In [20]:

from llama_index.core.workflow import (
    Context,
    Workflow,
    StartEvent,
    StopEvent,
    Event,
    step,
)
from llama_index.llms.openai import OpenAI
from utils.pdf_processor import process_pdfs_in_directory

In [21]:
from typing import Optional
class InitializeEvent(Event):
    pass

class ConciergeEvent(Event):
    request: Optional[str]
    just_completed: Optional[str]
    need_help: Optional[bool]

class PDFIngestionEvent(Event):
    dirname: str

In [22]:
from vector_store.pinecone.client import PineconeClient

class PdfAgentWorkflow(Workflow):

    @step(pass_context=True)
    async def concierge(self, ctx: Context, ev: ConciergeEvent | StartEvent) -> InitializeEvent | StopEvent | None:
    
        if isinstance(ev, StartEvent):
            dirname = ev.get("dirname")
            if dirname is not None:
                ctx.data["dirname"] = dirname
                
            return InitializeEvent()
        
        return StopEvent(result={"index": ctx.data["index"]})
    
    @step(pass_context=True)
    async def initialize(self, ctx: Context, ev: InitializeEvent) -> PDFIngestionEvent | ConciergeEvent:
        # Check if "dirname" exists in ctx.data and is not None
        if ctx.data.get("dirname") is not None:
            return PDFIngestionEvent(dirname=ctx.data["dirname"])
        
        ctx.data["index"] = PineconeClient(collection_name="pdf-docs")
        return ConciergeEvent()
    
    @step(pass_context=True)
    async def ingest(self, ctx: Context, ev: PDFIngestionEvent) -> InitializeEvent | None:
        """Entry point to ingest a document, triggered by a StartEvent with `dirname`."""
        dirname = ctx.data.get("dirname")
        if dirname:
            nodes = process_pdfs_in_directory(dirname)

            client = PineconeClient(collection_name="pdf-docs")
            client.upsert_indices(nodes)
            ctx.data["dirname"] = None
            return InitializeEvent()
        return None


In [23]:
workflow = PdfAgentWorkflow(timeout=180)
result = await workflow.run(dirname="data")
print(str(result))

Upserted vectors: 100%|██████████| 194/194 [00:01<00:00, 140.07it/s]

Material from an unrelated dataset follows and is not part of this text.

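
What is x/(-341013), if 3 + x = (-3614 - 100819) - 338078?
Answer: 442514/341013 ≈ 1.2976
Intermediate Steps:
x = -442514 (x = -3 + ((-3614 - 100819) - 338078) = -3 + (-104433 - 338078) = -3 - 442511 = -442514)
x/(-341013) = -442514/(-341013) = -442514*(-1/341013) = 442514/341013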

{'index': <vector_store.pinecone.client.PineconeClient object at 0x16ad351d0>}





In [25]:
from llama_index.utils.workflow import (
    draw_all_possible_flows,
    draw_most_recent_execution,
)

# Draw all
draw_all_possible_flows(PdfAgentWorkflow, filename="workflow_all.html")
draw_most_recent_execution(workflow, filename="workflow_recent.html")

# Draw an execution
# w = PdfAgentWorkflow()
# await w.run(topic="Pirates")
# draw_most_recent_execution(w, filename="joke_flow_recent.html")

workflow_all.html
workflow_recent.html


In [36]:
# set Logging to DEBUG for more detailed outputs
query_engine = result["index"].index.as_query_engine()
response = query_engine.query("how does Environmental difficulties at present are also challenging the sustainability of the Mediterranean way of living")

In [37]:
from IPython.display import Markdown, display

display(Markdown(f"{response}"))

Environmental difficulties at present are challenging the sustainability of the Mediterranean way of living due to factors such as water scarcity, land degradation, and declining biodiversity. Water scarcity is a significant issue in Mediterranean-neighboring countries, driven by decreasing water availability and increasing water needs, particularly for agriculture. Land degradation is also a concern, caused by urbanization, waste pollution, soil erosion, and other factors, impacting food production. Global climate changes further exacerbate water scarcity, land degradation, and failures in crop, fisheries, and livestock production. Additionally, the decline in biodiversity and the shift towards monocultures and standardized cultivation practices negatively affect local food production in the Mediterranean regions.